Biography
Sarah Shirazyan is a Lecturer in Law at Stanford Law School, where she is teaching a course on combating misinformation online. She currently works in Content Policy at Meta Inc, the team responsible for writing and interpreting global policies governing what users can share on the platform. She leads the company’s efforts to inform its misinformation and algorithmic ranking policies through engaging with experts across the globe.
From 2017-2020, she designed and ran Interpol-Stanford Policy Lab at Stanford Law. Previously, Dr. Shirazyan held multiple posts with leading international organizations—she was a data protection consultant for the Council of Europe; served as human right lawyer for the European Court of Human Rights; worked on nuclear security issues at the U.N.; and handled international drug cartel investigation cases at INTERPOL.
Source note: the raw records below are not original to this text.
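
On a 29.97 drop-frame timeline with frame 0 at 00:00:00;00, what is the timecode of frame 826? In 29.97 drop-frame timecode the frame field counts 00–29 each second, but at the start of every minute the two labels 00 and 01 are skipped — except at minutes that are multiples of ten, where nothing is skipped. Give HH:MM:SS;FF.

Ten DF minutes hold 17982 frames, so frame 826 lies in block 0 (frames 0–17981) with 826 frames into that block.
The block's first minute is 1800 frames and the rest 1798 each; 826 frames reaches minute 0, so 0 × 18 + 0 × 2 = 0 labels have been skipped so far.
Adding those back, label number 826 + 0 = 826 at 30 labels/s is 27 s + 16 f = 0 h 0 min 27 s frame 16, i.e. 00:00:27;16.

00:00:27;16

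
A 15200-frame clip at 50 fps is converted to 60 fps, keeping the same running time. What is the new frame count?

18240 frames

Target frames = source frames × (target rate / source rate) = 15200 × (60)/(50) = 15200 × 6/5 = 18240.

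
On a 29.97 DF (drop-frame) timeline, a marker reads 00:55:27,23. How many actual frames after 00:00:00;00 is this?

As if non-drop at 30 labels/s: (0 × 3600 + 55 × 60 + 27) × 30 + 23 = 99833.
Minute boundaries passed: 55; those not divisible by 10: 55 − 5 = 50; dropped labels = 2 × 50 = 100.
Actual frame index = 99833 − 100 = 99733.

99733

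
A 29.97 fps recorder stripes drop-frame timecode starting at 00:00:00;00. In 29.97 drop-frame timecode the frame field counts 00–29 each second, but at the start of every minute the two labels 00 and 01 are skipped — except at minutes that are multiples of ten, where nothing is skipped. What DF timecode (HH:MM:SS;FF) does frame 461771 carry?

Each 10-minute DF block holds 10 × 60 × 30 − 9 × 2 = 17982 frames. 461771 ÷ 17982 → 25 full blocks, remainder 12221.
Within the partial block the first minute is 1800 frames and each further minute 1798, so 6 further minute boundaries passed. Total skipped labels = 18 × 25 + 2 × 6 = 462.
Non-drop label index = 461771 + 462 = 462233; at 30 labels/s that is 04:16:47:23, i.e. DF 04:16:47;23.

04:16:47;23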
From 2017-2018, Dr. Shirazyan was a Nuclear Security Postdoctoral Fellow at CISAC. Her research was funded by the MacArthur Foundation. She received her Doctor of Juridical Sciences Degree from Stanford Law School. Her dissertation empirically analyzes the effectiveness of the UN Security Council’s response to WMD terrorism. For her outstanding research, teaching and community service, Stanford named Ms. Shirazyan as one of the recipients of the Gerald J. Lieberman Award.
Her work has been published in Journal for National Security Law and Policy, Arms Control Today, and Project on Nuclear Issues by Center for Strategic and International Studies (CSIS).
Publications
- Building A Universal Counter-Proliferation Regime: The Institutional Limits of United Nations Security Council Resolution 1540, 10 Journal of National Security Law & Policy 125 (2019).
- Synergies of Strengths’ A Framework to Enhance the Role of Regional Organizations in Preventing WMD Proliferation, S Shirazyan, Arms Control Today 48 (7), 16-22, 2018
- How to Reconcile International Human Rights Law and Criminalization of Online Speech: Violent Extremism, Misinformation, Defamation, and Cyberharassment, Stanford Law School, September 30, 2020.